S’asseoir encore, vous vous revoyez vous asseoir sur le carton éventré, la photo à bout de bras, puis l’instant d’après le nez dessus, qui scrutait les moindres détails, comme si une photo, un instant T, c’est idiot vous savez, pouvait vous donner l’explication de toute une vie, agacée par la fine pellicule de papier qui revenait sans cesse recouvrir le cliché, pensez le papier quand il s’est habitué pendant des années, et vous qui n’osiez pas y faire un pli. Dans un bruit de papillote froissée, ces vacances de Noël, vous n’étiez pas vieille, où, la bouche pleine de chocolat, les doigts triturant le papier doré, vous lui aviez demandé pourquoi elle ne s’était jamais mariée avec Pierre, son compagnon. Et elle tout à coup furieuse, furie, vous postillonnant me parle pas de mariage, j’ai déjà donné. Ton grand-père, c’était…et là c’était presque risible, toutes ces injures à son égard, on aurait dit le capitaine Haddock, vous aviez pensé. Si bien que la première fois que vous aviez entendu parler de lui, ça vous avait fait rire, à l’intérieur. Oh pas longtemps. Vous l’aviez imaginé drôle et un peu marin d’eau douce, forcément, pour être capable de déclencher autant de grossièretés dans la bouche de votre grand-mère, elle d’habitude, enfin vous pensiez si, …distinguée, et puis c’est devenu nettement moins drôle avec le temps, la boîte de Pandore qui s’était ouverte ce jour-là, et toujours cette colère, ce mépris pour lui, sans aucune explication, ça n’en vaut pas la peine. Ces colères, ces furies répétés juste pour vous, cette persécution en huis clos puis bientôt devant votre mère, mais elle est habituée, pensez, depuis toute petite, à ce mépris du sexe masculin : son père, cet inconnu, son beau-père, négligeable, votre père, on oublie et d’ailleurs il vous oubliera très vite, et vous qui lui en voulez, bien sûr normal, jusqu’à ce qu’un jour, finalement, vous compreniez, tellement vous étouffez vous même sous la serre, tellement vous êtes moite et que vous avez peur de pourrir de colère renfermée comme elles, pourquoi un jour il s’est barré sans laisser d’adresse.
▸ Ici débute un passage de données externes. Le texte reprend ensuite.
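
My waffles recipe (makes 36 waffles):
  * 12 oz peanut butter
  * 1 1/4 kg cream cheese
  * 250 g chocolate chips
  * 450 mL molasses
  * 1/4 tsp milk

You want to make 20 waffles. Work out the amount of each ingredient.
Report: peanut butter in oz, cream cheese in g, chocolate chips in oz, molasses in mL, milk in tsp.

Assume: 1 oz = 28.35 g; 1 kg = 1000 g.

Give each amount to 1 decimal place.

peanut butter: 6.7 oz; cream cheese: 694.4 g; chocolate chips: 4.9 oz; molasses: 250.0 mL; milk: 0.1 tsp

Scaling factor: 20/36 = 5/9.
peanut butter: 12 oz × 5/9 ≈ 6.7 oz
cream cheese: 1.25 kg × 5/9 × 1000 g/kg ≈ 694.4 g
chocolate chips: 250 g × 5/9 ÷ 28.35 g/oz ≈ 4.9 oz
molasses: 450 mL × 5/9 = 250.0 mL
milk: 0.25 tsp × 5/9 ≈ 0.1 tsp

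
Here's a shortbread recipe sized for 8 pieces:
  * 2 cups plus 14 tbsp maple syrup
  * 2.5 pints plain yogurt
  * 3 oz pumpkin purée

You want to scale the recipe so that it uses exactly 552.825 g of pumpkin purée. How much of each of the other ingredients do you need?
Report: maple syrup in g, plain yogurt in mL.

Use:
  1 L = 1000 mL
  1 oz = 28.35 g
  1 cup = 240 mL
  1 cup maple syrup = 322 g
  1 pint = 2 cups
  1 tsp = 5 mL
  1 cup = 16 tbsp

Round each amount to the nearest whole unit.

The original recipe has 85.05 g of pumpkin purée, so the scaling factor is 552.825 ÷ 85.05 = 13/2 = 6.5.
maple syrup: (2 cup + 14 tbsp = 2.875 cup) × 13/2 × 322 g/cup ≈ 6017 g
plain yogurt: 2.5 pint × 13/2 × 2 cup/pint × 240 mL/cup = 7800 mL

maple syrup: 6017 g; plain yogurt: 7800 mL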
Dans un bruit de papillote froissée, mais au fond le silence, le vrai, le pur, le calme froid, et là vous ne sentez plus rien, ni la poussière, ni la transpiration, ni ce dégoût de devoir trier les affaires d’une morte, dans la maison du Parc qui réveille tant de souvenirs enfouis, dans la maison au mascaron hideux. Juste la conviction que pour une fois vous irez jusqu’au bout, jusqu’au bout de ce qui naît, là, à l’instant, au bout de vos doigts : la décision de le retrouver pour lui remettre la photo. La photo, comme un prétexte à bout de bras.